There's also machine_opts in qemu-config.c, but that's only to make
query-command-line-options lie backward-compatibly.

> i.e. they don't need an id.  Sometimes its presence is ignored
> (e.g. when using qemu_opts_foreach), sometimes all the options
> with the id are skipped,

(when using qemu_find_opts_singleton() or qemu_opts_find(list, NULL))

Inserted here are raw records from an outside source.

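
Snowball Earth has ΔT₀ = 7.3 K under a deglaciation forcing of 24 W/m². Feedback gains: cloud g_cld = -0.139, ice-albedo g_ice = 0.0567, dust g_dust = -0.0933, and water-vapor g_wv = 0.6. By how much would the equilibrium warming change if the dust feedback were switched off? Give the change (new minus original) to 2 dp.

Original: g = 0.4244, ΔT = 7.3/(1−0.4244) = 12.6824 K.
Without dust: g' = 0.5177, ΔT' = 7.3/(1−0.5177) = 15.1358 K.
Change = 15.1358 − 12.6824 = 2.45 K.

2.45 K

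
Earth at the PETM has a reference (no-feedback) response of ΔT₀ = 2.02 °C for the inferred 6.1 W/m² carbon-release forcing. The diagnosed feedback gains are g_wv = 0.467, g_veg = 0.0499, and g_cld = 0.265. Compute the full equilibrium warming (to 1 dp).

Total gain g = 0.467 + 0.0499 + 0.265 = 0.7819.
Amplification A = 1/(1 − 0.7819) = 4.585.
ΔT = 2.02 × 4.585 = 9.3 °C.

9.3 °C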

>                          sometimes only the first option on the
> command line is considered.

(when using QTAILQ_FIRST)

> command line is considered.  With this patch we just forbid id
> on merge-lists QemuOptsLists; if the command line still works,
> it has the same semantics as before.

It can break working (if weird) command lines, such as ones relying on
"merge ignoring ID" behavior of -name, -icount, -action.  Okay.

> qemu_opts_create's fail_if_exists parameter is now unnecessary:
>
> - it is unused if id is NULL
>
> - opts_parse only passes false if reached from qemu_opts_set_defaults,
> in which case this patch enforces that id must be NULL
>
> - other callers that can pass a non-NULL id always set it to true
>
> Assert that it is true in the only case where "fail_if_exists" matters,
> i.e. "id && !lists->merge_lists".  This means that if an id is present,
> duplicates are always forbidden, which was already the status quo.

Hmm.

If ->merge_lists, id= is forbidden, and all (id-less) opts are merged
into one.

Else, if id= is specified, it must be unique, i.e. no prior opts with
the same id.

Else, we don't check for prior opts without id.

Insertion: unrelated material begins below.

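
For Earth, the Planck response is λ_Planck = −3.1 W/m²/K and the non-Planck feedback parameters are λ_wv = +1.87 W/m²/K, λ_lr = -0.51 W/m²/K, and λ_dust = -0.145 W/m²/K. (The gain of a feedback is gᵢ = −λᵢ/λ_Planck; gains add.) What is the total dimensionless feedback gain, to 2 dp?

0.39

Convert to gains: g_wv = 1.87/3.1 = 0.6032; g_lr = -0.51/3.1 = -0.1645; g_dust = -0.145/3.1 = -0.04677.
Total gain g = 0.39193.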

There's at most one opts with a certain id, but there could be any
number without id.  Is this what we want?

> Discounting the case that aborts as it's not user-controlled (it's
> "just" a matter of inspecting qemu_opts_create callers), the paths
> through qemu_opts_create can be summarized as:
>
> - merge_lists = true: singleton opts with NULL id; non-NULL id fails
>
> - merge_lists = false: always return new opts; non-NULL id fails if dup

This renders the qemu_opts_foreach() silly.  Cleanup is in order, not
necessarily in this patch.

> Signed-off-by: Paolo Bonzini <pbonzini@redhat.com>
> ---
>  util/qemu-option.c | 27 ++++++++++++++-------------
>  1 file changed, 14 insertions(+), 13 deletions(-)
>
> diff --git a/util/qemu-option.c b/util/qemu-option.c
> index c88e159f18..91f4120ce1 100644
> --- a/util/qemu-option.c
> +++ b/util/qemu-option.c
> @@ -619,7 +619,17 @@ QemuOpts *qemu_opts_create(QemuOptsList *list, const 
> char *id,
>  {
>      QemuOpts *opts = NULL;
>  
> -    if (id) {
> +    if (list->merge_lists) {
> +        if (id) {
> +            error_setg(errp, QERR_INVALID_PARAMETER, "id");
> +            return NULL;
> +        }
> +        opts = qemu_opts_find(list, NULL);
> +        if (opts) {
> +            return opts;
> +        }
> +    } else if (id) {
> +        assert(fail_if_exists);
>          if (!id_wellformed(id)) {
>              error_setg(errp, QERR_INVALID_PARAMETER_VALUE, "id",
>                         "an identifier");
> @@ -629,17 +639,8 @@ QemuOpts *qemu_opts_create(QemuOptsList *list, const 
> char *id,
>          }
>          opts = qemu_opts_find(list, id);
>          if (opts != NULL) {
> -            if (fail_if_exists && !list->merge_lists) {
> -                error_setg(errp, "Duplicate ID '%s' for %s", id, list->name);
> -                return NULL;
> -            } else {
> -                return opts;
> -            }
> -        }
> -    } else if (list->merge_lists) {
> -        opts = qemu_opts_find(list, NULL);
> -        if (opts) {
> -            return opts;
> +            error_setg(errp, "Duplicate ID '%s' for %s", id, list->name);
> +            return NULL;
>          }
>      }
>      opts = g_malloc0(sizeof(*opts));
> @@ -893,7 +894,7 @@ static QemuOpts *opts_parse(QemuOptsList *list, const 
> char *params,
>       * (if unlikely) future misuse:
>       */
>      assert(!defaults || list->merge_lists);
> -    opts = qemu_opts_create(list, id, !defaults, errp);
> +    opts = qemu_opts_create(list, id, !list->merge_lists, errp);
>      g_free(id);
>      if (opts == NULL) {
>          return NULL;

My dread of QemuOpts has been refreshed to its nominal level.